# Piraya



## marco (Jan 2, 2003)

my fish


----------



## BRUNER247 (Jun 2, 2010)

Awesome coloration! Nice fish you have there. I wouldn't have bitched bout flash.lol


----------



## rhom15 (Dec 20, 2009)

nice fish


----------



## FEEFA (Nov 19, 2007)

Piraya looks amazing, great color on it.

Looks like you may have a diatome alga problem, thats why I refuse to have sand as a substrate anymore


----------



## marco (Jan 2, 2003)

****** said:


> Piraya looks amazing, great color on it.
> 
> Looks like you may have a diatome alga problem, thats why I refuse to have sand as a substrate anymore


nah i dont, i just bought the marine glow buld for my lightfixture and left it on for 2 weeks straight and got retarded algae. was lazy about getting all of it 100% .


----------



## Piranha_man (Jan 29, 2005)

That is a gorgeous piraya!


----------



## FEEFA (Nov 19, 2007)

Thats how it starts, good luck getting rid of it.

Why the lights on so much, fish sleep better with the lights off


----------



## impalass (Nov 20, 2009)

Good looking Piraya, great colouring, love the "yellow belly".


----------



## Inflade (Mar 24, 2006)

Miss my pygo shoal!!! Nice looking fish


----------



## Dolphinswin (Jun 26, 2010)

you only have 2 fish?


----------



## Ja'eh (Jan 8, 2007)

That's a beauty of a piraya you have there.


----------



## marco (Jan 2, 2003)

Dolphinswin said:


> you only have 2 fish?


ur an idiot . why would i only have 2 fish? does it look like a full tank shot?

go swim with dolphins


----------



## Dolphinswin (Jun 26, 2010)

marco said:


> you only have 2 fish?


ur an idiot . why would i only have 2 fish? does it look like a full tank shot?

go swim with dolphins
[/quote]
No it looks dirty as hell, and the glare sucks.
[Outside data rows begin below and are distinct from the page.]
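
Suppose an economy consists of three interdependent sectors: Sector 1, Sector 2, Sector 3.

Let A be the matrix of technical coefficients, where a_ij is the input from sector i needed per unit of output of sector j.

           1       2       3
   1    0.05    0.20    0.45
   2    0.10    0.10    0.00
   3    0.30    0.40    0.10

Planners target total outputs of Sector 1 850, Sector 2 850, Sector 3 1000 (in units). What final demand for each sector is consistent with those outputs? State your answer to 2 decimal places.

d_1 = 187.50, d_2 = 680.00, d_3 = 305.00

I − A =
  [   0.95    -0.20    -0.45]
  [  -0.10     0.90     0.00]
  [  -0.30    -0.40     0.90]
d = (I − A) x:
  d_1 = (+0.95)·850 + (-0.20)·850 + (-0.45)·1000 = 187.50
  d_2 = (-0.10)·850 + (+0.90)·850 + (+0.00)·1000 = 680.00
  d_3 = (-0.30)·850 + (-0.40)·850 + (+0.90)·1000 = 305.00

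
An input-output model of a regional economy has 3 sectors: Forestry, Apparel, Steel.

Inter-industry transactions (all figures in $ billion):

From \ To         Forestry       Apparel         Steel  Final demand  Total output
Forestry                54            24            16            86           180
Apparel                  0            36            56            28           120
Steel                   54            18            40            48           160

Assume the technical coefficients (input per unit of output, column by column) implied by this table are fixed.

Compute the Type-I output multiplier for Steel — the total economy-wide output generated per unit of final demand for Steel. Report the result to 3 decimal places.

m_3 = 3.030

Technical coefficients a_ij = z_ij / X_j:
  a_11 = 54/180 = 0.30, a_21 = 0/180 = 0.00, a_31 = 54/180 = 0.30
  a_12 = 24/120 = 0.20, a_22 = 36/120 = 0.30, a_32 = 18/120 = 0.15
  a_13 = 16/160 = 0.10, a_23 = 56/160 = 0.35, a_33 = 40/160 = 0.25
I − A =
  [   0.70    -0.20    -0.10]
  [   0.00     0.70    -0.35]
  [  -0.30    -0.15     0.75]
Cofactors of I−A, C_ij = (−1)^(i+j)·(minor ij) (rows/columns in the sector order above):
  C_11 = (0.70)(0.75) − (-0.35)(-0.15) = 0.4725
  C_12 = −[(0.00)(0.75) − (-0.35)(-0.30)] = 0.1050
  C_13 = (0.00)(-0.15) − (0.70)(-0.30) = 0.2100
  C_21 = −[(-0.20)(0.75) − (-0.10)(-0.15)] = 0.1650
  C_22 = (0.70)(0.75) − (-0.10)(-0.30) = 0.4950
  C_23 = −[(0.70)(-0.15) − (-0.20)(-0.30)] = 0.1650
  C_31 = (-0.20)(-0.35) − (-0.10)(0.70) = 0.1400
  C_32 = −[(0.70)(-0.35) − (-0.10)(0.00)] = 0.2450
  C_33 = (0.70)(0.70) − (-0.20)(0.00) = 0.4900
det(I−A) = Σ_j (I−A)_1j·C_1j = (0.70)(0.4725) + (-0.20)(0.1050) + (-0.10)(0.2100) = 0.28875
adj(I−A) = Cᵀ =
  [ 0.4725   0.1650   0.1400]
  [ 0.1050   0.4950   0.2450]
  [ 0.2100   0.1650   0.4900]
(I − A)⁻¹ = adj(I−A) / det(I−A) ≈
  [   1.6364     0.5714     0.4848]
  [   0.3636     1.7143     0.8485]
  [   0.7273     0.5714     1.6970]
The output multiplier for sector j is the column-j sum of the Leontief inverse (I − A)⁻¹ = adj(I−A) / det(I−A).
Column 3 of adj(I−A): (0.1400, 0.2450, 0.4900); det(I−A) = 0.28875.
m_3 = (0.1400 + 0.2450 + 0.4900) / 0.28875 = 0.875 / 0.28875 ≈ 3.030.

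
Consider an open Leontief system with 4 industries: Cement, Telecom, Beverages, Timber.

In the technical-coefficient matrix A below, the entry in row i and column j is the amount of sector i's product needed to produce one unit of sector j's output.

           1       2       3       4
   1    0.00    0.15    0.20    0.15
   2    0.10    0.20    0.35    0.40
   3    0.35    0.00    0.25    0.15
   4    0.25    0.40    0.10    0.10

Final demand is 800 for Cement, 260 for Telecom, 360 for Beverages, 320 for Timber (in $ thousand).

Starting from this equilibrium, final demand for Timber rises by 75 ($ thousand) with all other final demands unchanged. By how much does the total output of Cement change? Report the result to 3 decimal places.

I − A =
  [   1.00    -0.15    -0.20    -0.15]
  [  -0.10     0.80    -0.35    -0.40]
  [  -0.35     0.00     0.75    -0.15]
  [  -0.25    -0.40    -0.10     0.90]
Compute the cofactors C_ij = (−1)^(i+j)·(3×3 minor ij) of I−A; the adjugate is their transpose:
adj(I−A) = Cᵀ =
  [ 0.387000   0.156000   0.198250   0.166875]
  [ 0.278375   0.556125   0.381375   0.357125]
  [ 0.232000   0.133875   0.495500   0.180750]
  [ 0.257000   0.305375   0.279625   0.514375]
det(I−A) = Σ_j (I−A)_1j·C_1j = (1.00)(0.387000) + (-0.15)(0.278375) + (-0.20)(0.232000) + (-0.15)(0.257000) = 0.26029375
(I − A)⁻¹ = adj(I−A) / det(I−A) ≈
  [   1.4868     0.5993     0.7616     0.6411]
  [   1.0695     2.1365     1.4652     1.3720]
  [   0.8913     0.5143     1.9036     0.6944]
  [   0.9873     1.1732     1.0743     1.9761]
Δx = (I − A)⁻¹ Δd with Δd having +75 in the Timber component and 0 elsewhere.
So Δx_1 = L_14 · (+75), where L_14 = adj(I−A)_14 / det(I−A) = 0.166875 / 0.26029375.
Δx_1 = 0.166875 × (+75) / 0.26029375 = 12.515625 / 0.26029375 ≈ 48.083.

Δx_1 = 48.083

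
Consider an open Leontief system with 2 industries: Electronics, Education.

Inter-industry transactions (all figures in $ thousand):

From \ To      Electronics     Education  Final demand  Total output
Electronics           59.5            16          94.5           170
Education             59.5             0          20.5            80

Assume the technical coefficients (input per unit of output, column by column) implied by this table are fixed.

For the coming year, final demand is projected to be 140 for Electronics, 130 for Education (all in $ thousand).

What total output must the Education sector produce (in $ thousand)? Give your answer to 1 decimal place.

x_2 = 230.2

Technical coefficients a_ij = z_ij / X_j:
  a_11 = 59.5/170 = 0.35, a_21 = 59.5/170 = 0.35
  a_12 = 16/80 = 0.20, a_22 = 0/80 = 0.00
I − A =
  [   0.65    -0.20]
  [  -0.35     1.00]
det(I−A) = (0.65)(1.00) − (-0.20)(-0.35) = 0.5800
adj(I−A) = [[1.00, 0.20], [0.35, 0.65]]
(I − A)⁻¹ = adj(I−A) / det(I−A) ≈
  [   1.7241     0.3448]
  [   0.6034     1.1207]
x = (I − A)⁻¹ d = adj(I−A)·d / det(I−A), with det(I−A) = 0.5800:
  x_1 = (1.00·140 + 0.20·130) / 0.5800 = 166.00 / 0.5800 ≈ 286.2
  x_2 = (0.35·140 + 0.65·130) / 0.5800 = 133.50 / 0.5800 ≈ 230.2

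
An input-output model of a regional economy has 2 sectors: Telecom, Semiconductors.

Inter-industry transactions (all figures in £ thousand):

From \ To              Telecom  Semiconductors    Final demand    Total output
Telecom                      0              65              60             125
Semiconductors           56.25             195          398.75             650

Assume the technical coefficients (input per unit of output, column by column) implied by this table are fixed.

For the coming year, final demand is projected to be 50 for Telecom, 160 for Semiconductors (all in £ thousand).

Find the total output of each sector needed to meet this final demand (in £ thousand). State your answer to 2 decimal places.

x_1 = 77.86, x_2 = 278.63

Technical coefficients a_ij = z_ij / X_j:
  a_11 = 0/125 = 0.00, a_21 = 56.25/125 = 0.45
  a_12 = 65/650 = 0.10, a_22 = 195/650 = 0.30
I − A =
  [   1.00    -0.10]
  [  -0.45     0.70]
det(I−A) = (1.00)(0.70) − (-0.10)(-0.45) = 0.6550
adj(I−A) = [[0.70, 0.10], [0.45, 1.00]]
(I − A)⁻¹ = adj(I−A) / det(I−A) ≈
  [   1.0687     0.1527]
  [   0.6870     1.5267]
x = (I − A)⁻¹ d = adj(I−A)·d / det(I−A), with det(I−A) = 0.6550:
  x_1 = (0.70·50 + 0.10·160) / 0.6550 = 51.00 / 0.6550 ≈ 77.86
  x_2 = (0.45·50 + 1.00·160) / 0.6550 = 182.50 / 0.6550 ≈ 278.63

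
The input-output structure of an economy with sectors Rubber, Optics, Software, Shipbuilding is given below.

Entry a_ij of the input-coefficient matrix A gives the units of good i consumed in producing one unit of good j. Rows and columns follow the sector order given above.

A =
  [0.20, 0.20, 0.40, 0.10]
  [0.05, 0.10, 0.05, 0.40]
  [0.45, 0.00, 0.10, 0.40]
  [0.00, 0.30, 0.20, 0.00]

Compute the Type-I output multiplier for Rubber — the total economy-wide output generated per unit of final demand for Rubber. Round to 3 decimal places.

I − A =
  [   0.80    -0.20    -0.40    -0.10]
  [  -0.05     0.90    -0.05    -0.40]
  [  -0.45     0.00     0.90    -0.40]
  [   0.00    -0.30    -0.20     1.00]
Compute the cofactors C_ij = (−1)^(i+j)·(3×3 minor ij) of I−A; the adjugate is their transpose:
adj(I−A) = Cᵀ =
  [ 0.62400   0.23900   0.35750   0.30100]
  [ 0.09950   0.46700   0.12500   0.24675]
  [ 0.35700   0.19950   0.61250   0.36050]
  [ 0.10125   0.18000   0.16000   0.47250]
det(I−A) = Σ_j (I−A)_1j·C_1j = (0.80)(0.62400) + (-0.20)(0.09950) + (-0.40)(0.35700) + (-0.10)(0.10125) = 0.326375
(I − A)⁻¹ = adj(I−A) / det(I−A) ≈
  [   1.9119     0.7323     1.0954     0.9223]
  [   0.3049     1.4309     0.3830     0.7560]
  [   1.0938     0.6113     1.8767     1.1046]
  [   0.3102     0.5515     0.4902     1.4477]
The output multiplier for sector j is the column-j sum of the Leontief inverse (I − A)⁻¹ = adj(I−A) / det(I−A).
Column 1 of adj(I−A): (0.62400, 0.09950, 0.35700, 0.10125); det(I−A) = 0.326375.
m_1 = (0.62400 + 0.09950 + 0.35700 + 0.10125) / 0.326375 = 1.18175 / 0.326375 ≈ 3.621.

m_1 = 3.621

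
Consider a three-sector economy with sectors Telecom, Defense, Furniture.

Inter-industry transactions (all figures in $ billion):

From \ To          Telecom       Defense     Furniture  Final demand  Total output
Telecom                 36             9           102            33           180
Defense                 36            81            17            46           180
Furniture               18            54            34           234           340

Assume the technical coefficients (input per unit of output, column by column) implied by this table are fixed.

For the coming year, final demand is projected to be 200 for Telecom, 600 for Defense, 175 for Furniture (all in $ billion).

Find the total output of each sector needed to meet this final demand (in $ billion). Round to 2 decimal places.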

Why the F would we want to see a pic of a single fish and not the others? Go eat a McChicken double cheese burger and come post another vid.


----------



## Johnny_Zanni (Nov 8, 2009)

Dolphinswin said:


> you only have 2 fish?


ur an idiot . why would i only have 2 fish? does it look like a full tank shot?

go swim with dolphins
[/quote]
No it looks dirty as hell, and the glare sucks. Why the F would we want to see a pic of a single fish and not the others? Go eat a McChicken double cheese burger and come post another vid.
[/quote]

Because his one fish is worth more then your four?


----------



## His Majesty (Apr 5, 2005)

love the colour of that piraya


----------



## THE BLACK PIRANHA (Dec 8, 2003)

That is one beautiful fish and Dolphins needs to f off.


----------



## marilynmonroe (Jan 8, 2009)

Dolphinswin is starting to become a burr in everyone's saddle on this site


----------



## Johnny_Zanni (Nov 8, 2009)

Yes he is. He says he will never leave. If he gets himself banned he will have no choice.


----------



## I Can Mate (Apr 8, 2010)

marilynmonroe said:


> Dolphinswin is starting to become a burr in everyone's saddle on this site


















@ marco nice piraya btw, it has amazing colors


----------



## Johnny_Zanni (Nov 8, 2009)

I Can Mate said:


> Dolphinswin is starting to become a burr in everyone's saddle on this site


















@ marco nice piraya btw, it has amazing colors








[/quote]


----------



## Inflade (Mar 24, 2006)

No comment on Dolphin. rather not waste my time.


----------



## T-wag (May 21, 2009)

piraya looks great man...im starting to get that algea sh*t on my sand as well...any pointers on getting rid of it successfully?


----------